The series was followed by another animated series, The Magic School Bus Rides Again, which premiered on Netflix in 2017. Scholastic announced a newer series geared towards preschool age viewers that would feature a CGI version of the Magic School Bus, named Albie in the series, along with Ms. Frizzle, Liz, and a new group of 6 year-old children named Lily, Wyatt and Benny.

Scholastic Entertainment, the American Meteorological Society and Texan Children's Museum of Houston created Scholastic's the Magic School Bus Kicks Up a Storm, a 2600 sqft traveling exhibit funded in part by the National Science Foundation, which premiered at the Children's Museum of Houston in 2003 (a copy of it opened in New Jersey the month after that).

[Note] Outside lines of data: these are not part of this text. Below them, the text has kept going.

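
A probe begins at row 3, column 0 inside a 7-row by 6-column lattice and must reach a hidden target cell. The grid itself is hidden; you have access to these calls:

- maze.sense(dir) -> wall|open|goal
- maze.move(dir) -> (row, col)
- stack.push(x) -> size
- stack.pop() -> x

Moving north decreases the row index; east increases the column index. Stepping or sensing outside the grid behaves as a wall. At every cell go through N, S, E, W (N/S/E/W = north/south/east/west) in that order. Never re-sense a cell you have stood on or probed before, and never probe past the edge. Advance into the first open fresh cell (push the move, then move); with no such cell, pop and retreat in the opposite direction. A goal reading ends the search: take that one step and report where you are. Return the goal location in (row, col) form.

Using maze.sense with dir='north', and observe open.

Invoking stack.push with x='north', and get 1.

I use maze.move with dir='north', : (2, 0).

Invoking maze.sense with dir='north', yielding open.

I invoke stack.push with x='north', giving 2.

Invoking maze.move with dir='north', and get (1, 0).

I invoke maze.sense with dir='north', which returns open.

Next I call stack.push with x='north', → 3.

Now I run maze.move with dir='north', and see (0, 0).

I run maze.sense with dir='east', giving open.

Now I run stack.push with x='east', and get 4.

Invoking maze.move with dir='east', which returns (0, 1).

I run maze.sense with dir='south', : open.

I run stack.push with x='south', — result: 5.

Now I run maze.move with dir='south', → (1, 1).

Using maze.sense with dir='south', which returns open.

Next I call stack.push with x='south', yielding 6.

Invoking maze.move with dir='south', — result: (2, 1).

Now I run maze.sense with dir='south', and get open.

I try stack.push with x='south', which returns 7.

Invoking maze.move with dir='south', and observe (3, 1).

Then maze.sense with dir='south', yielding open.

I try stack.push with x='south', : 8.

I invoke maze.move with dir='south', → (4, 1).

Calling maze.sense with dir='south', yielding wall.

Now I run maze.sense with dir='east', giving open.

Next I call stack.push with x='east', : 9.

Using maze.move with dir='east', yielding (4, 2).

I call maze.sense with dir='north', and get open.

I try stack.push with x='north', → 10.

I run maze.move with dir='north', → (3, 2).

Calling maze.sense with dir='north', and see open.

Now I run stack.push with x='north', giving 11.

I try maze.move with dir='north', and see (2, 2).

I call maze.sense with dir='north', giving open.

I call stack.push with x='north', and see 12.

Next I call maze.move with dir='north', and observe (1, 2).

I invoke maze.sense with dir='north', and see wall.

I run maze.sense with dir='east', yielding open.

Calling stack.push with x='east', and get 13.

I use maze.move with dir='east', and observe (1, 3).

Calling maze.sense with dir='north', — result: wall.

I try maze.sense with dir='south', : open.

I call stack.push with x='south', giving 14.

Now I run maze.move with dir='south', yielding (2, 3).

I use maze.sense with dir='south', — result: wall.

Invoking maze.sense with dir='east', — result: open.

I invoke stack.push with x='east', giving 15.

Now I run maze.move with dir='east', and observe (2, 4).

Next I call maze.sense with dir='north', → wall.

I invoke maze.sense with dir='south', — result: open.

Calling stack.push with x='south', giving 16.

Now I run maze.move with dir='south', which returns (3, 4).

Invoking maze.sense with dir='south', and see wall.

I use maze.sense with dir='east', and observe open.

I run stack.push with x='east', yielding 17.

I call maze.move with dir='east', which returns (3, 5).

I invoke maze.sense with dir='north', — result: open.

I call stack.push with x='north', giving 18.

Next I call maze.move with dir='north', which returns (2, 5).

I run maze.sense with dir='north', yielding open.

Then stack.push with x='north', — result: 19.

Using maze.move with dir='north', yielding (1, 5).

Calling maze.sense with dir='north', giving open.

I try stack.push with x='north', giving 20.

I run maze.move with dir='north', and observe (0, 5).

Calling maze.sense with dir='west', and observe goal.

I run maze.move with dir='west', and observe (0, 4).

Answer: (0, 4)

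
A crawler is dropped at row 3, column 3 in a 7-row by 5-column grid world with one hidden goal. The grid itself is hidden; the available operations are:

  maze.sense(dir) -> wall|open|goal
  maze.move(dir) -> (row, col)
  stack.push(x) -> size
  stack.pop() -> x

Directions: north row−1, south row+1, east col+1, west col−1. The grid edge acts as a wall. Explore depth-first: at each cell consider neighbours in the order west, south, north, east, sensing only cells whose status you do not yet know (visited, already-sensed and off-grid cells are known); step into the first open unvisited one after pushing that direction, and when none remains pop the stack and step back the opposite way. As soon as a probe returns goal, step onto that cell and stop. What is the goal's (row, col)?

>>> sense west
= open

>>> push west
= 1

>>> move west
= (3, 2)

>>> sense west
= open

>>> push west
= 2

>>> move west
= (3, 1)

>>> sense west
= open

>>> push west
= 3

>>> move west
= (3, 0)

>>> sense south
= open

>>> push south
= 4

>>> move south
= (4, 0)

>>> sense south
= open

>>> push south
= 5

>>> move south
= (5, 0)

>>> sense south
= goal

>>> move south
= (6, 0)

Answer: (6, 0)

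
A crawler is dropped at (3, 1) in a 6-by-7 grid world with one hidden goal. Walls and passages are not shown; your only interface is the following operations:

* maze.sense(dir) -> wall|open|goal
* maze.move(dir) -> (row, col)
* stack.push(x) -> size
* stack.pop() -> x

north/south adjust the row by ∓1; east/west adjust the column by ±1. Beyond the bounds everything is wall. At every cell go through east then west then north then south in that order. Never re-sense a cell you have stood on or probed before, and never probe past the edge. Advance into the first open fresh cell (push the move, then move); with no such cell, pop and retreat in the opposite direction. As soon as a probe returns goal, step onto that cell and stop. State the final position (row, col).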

In June 2020, a live-action/animated film adaptation of the franchise was announced with Elizabeth Banks cast as Ms. Frizzle. Banks was to produce the film alongside directors Tom McGrath and Eric Darnell. The project later got stuck in development hell until it was revived in 2026 with Rob Letterman serving as writer and director and Banks still attached to play Ms. Frizzle.

== Educational impact ==
The Magic School Bus was one of many shows funded by the National Science Foundation, whose criteria for funding required creators to gain the interest of learners, ensure proper engagement, and impact their education. Their creations necessitated innovation, as that is the driving force of funds, with which The Magic School Bus could promote science, inspire future interests and draw children towards its stories and nature. For educators, the Magic School Bus franchise provided resources and curricula that combined science education with entertainment. The accessibility of the concepts within its lessons makes it easier for young minds to absorb information, so it is used to enhance science education.